Ninja offers two versions of the Woodfire Outdoor Grill. The Ninja Woodfire Pro Outdoor Grill is the more premium version. It’s different from the one I tested in that it has a built-in thermometer and includes a grill cover, roasting lifters, and a veggie tray. Ninja prices the Woodfire Pro Outdoor Grill at about a $100 more than the Woodfire Outdoor Grill. For all intents and purposes, they both work in the same way so if you need to save some money, go the cheaper route and buy the Woodfire Outdoor Grill. Otherwise, the additional accessories and built-in thermometer are well worth the price of the Woodfire Pro Outdoor Grill. Recently, I tested the Ninja® Foodi® Smart XL 6-in-1 Indoor Grill & Air Fryer with Built in Thermometer, 2nd Generation. It’s similar to the Ninja Woodfire Outdoor Grill in that it can grill, bake, roast, air fry, dehydrate, and broil, however, because it is designed for indoor cooking, it does not have the smoking cook function. If I were going to invest in one or the other, I’d invest in the Ninja Woodfire Outdoor Grill for the smoking feature alone. Even if you live in an apartment, you could absolutely use the Ninja Woodfire Outdoor Grill on a small patio or even outside the entrance of your apartment. Beyond the Ninja brand, there are some countertop smokers on the market. Traeger has their Ranger Pellet Grill and Smoker and Halo sells the Prime300 Countertop Pellet Grill. Unfortunately, they’re only designed for smoking and grilling and don’t provide the same diversity of cooking options as the grill I tested. In my search online, I could not find anything that comes close to the Ninja Woodfire Outdoor Grill.

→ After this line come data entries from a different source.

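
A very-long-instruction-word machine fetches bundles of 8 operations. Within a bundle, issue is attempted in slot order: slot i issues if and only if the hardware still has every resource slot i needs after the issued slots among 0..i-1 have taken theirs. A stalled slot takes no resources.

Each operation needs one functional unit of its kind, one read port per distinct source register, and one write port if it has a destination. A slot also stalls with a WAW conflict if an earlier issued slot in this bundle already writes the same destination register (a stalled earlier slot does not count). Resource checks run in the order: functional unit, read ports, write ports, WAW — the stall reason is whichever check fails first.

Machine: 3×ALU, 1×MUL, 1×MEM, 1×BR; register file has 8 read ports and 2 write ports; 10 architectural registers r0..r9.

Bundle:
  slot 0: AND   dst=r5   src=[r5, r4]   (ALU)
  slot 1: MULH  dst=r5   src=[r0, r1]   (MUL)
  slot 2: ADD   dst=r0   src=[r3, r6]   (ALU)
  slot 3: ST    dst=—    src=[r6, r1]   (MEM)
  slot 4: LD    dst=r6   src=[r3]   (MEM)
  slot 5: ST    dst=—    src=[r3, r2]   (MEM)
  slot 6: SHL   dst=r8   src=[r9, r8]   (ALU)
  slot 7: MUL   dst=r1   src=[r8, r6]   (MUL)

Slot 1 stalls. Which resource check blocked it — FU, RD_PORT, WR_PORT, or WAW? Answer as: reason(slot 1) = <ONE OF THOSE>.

reason(slot 1) = WAW

[0] ALU needs rd=2 wr=1: ok; after: ALU=2 MUL=1 MEM=1 BR=1, R=6, W=1
[1] MUL needs rd=2 wr=1: WAW; after: ALU=2 MUL=1 MEM=1 BR=1, R=6, W=1
[2] ALU needs rd=2 wr=1: ok; after: ALU=1 MUL=1 MEM=1 BR=1, R=4, W=0
[3] MEM needs rd=2 wr=0: ok; after: ALU=1 MUL=1 MEM=0 BR=1, R=2, W=0
[4] MEM needs rd=1 wr=1: FU; after: ALU=1 MUL=1 MEM=0 BR=1, R=2, W=0
[5] MEM needs rd=2 wr=0: FU; after: ALU=1 MUL=1 MEM=0 BR=1, R=2, W=0
[6] ALU needs rd=2 wr=1: WR_PORT; after: ALU=1 MUL=1 MEM=0 BR=1, R=2, W=0
[7] MUL needs rd=2 wr=1: WR_PORT; after: ALU=1 MUL=1 MEM=0 BR=1, R=2, W=0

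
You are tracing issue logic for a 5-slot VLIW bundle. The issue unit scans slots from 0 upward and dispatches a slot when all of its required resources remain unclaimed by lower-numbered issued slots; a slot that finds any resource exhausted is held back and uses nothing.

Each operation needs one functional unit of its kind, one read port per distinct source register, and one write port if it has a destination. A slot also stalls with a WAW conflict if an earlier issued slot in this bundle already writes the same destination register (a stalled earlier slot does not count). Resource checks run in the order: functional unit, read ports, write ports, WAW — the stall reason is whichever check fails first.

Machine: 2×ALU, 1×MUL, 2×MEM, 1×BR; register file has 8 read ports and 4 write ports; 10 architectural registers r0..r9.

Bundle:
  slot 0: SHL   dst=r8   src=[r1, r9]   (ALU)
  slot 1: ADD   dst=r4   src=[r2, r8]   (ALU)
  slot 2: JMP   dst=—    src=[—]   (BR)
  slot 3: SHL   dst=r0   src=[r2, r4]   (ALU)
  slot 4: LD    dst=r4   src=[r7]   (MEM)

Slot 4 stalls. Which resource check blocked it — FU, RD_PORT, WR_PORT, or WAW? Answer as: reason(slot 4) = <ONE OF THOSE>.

reason(slot 4) = WAW

  0. ALU→r8 ⇒ go  {1A/1Mu/2Ld/1B | 6r 3w}
  1. ALU→r4 ⇒ go  {0A/1Mu/2Ld/1B | 4r 2w}
  2. BR ⇒ go  {0A/1Mu/2Ld/0B | 4r 2w}
  3. ALU→r0 ⇒ no(FU)  {0A/1Mu/2Ld/0B | 4r 2w}
  4. MEM→r4 ⇒ no(WAW)  {0A/1Mu/2Ld/0B | 4r 2w}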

Should you buy the Ninja Woodfire Outdoor Grill?:

I didn’t think that I would fall in love with the Ninja Woodfire Outdoor Grill the way I did, but the smoking feature stole my heart. With a small cup of wood pellets, the Ninja Woodfire Outdoor Grill infuses smoke into meats and vegetables as you grill, roast, or dehydrate meats and veggies. And it doesn’t take hours of prep, cooking, or clean up time to do so. Add in the benefits of being able to air fry, bake, and broil on this grill and it’s a win in my book. Yes, I wish the grill came with a stand and a built-in thermometer, but they can always be bought as additional accessories. Plus, it’s easy to take this grill on the road whether that be a tailgate, camping trip, or a friend’s house. Trust me when I say that everyone will be impressed by this grill’s cooking capabilities. The price is incredibly affordable too, considering how many things this grill can do. Go ahead and clean out your garage or kitchen of the numerous appliances because the Ninja Woodfire Outdoor Grill can do it all.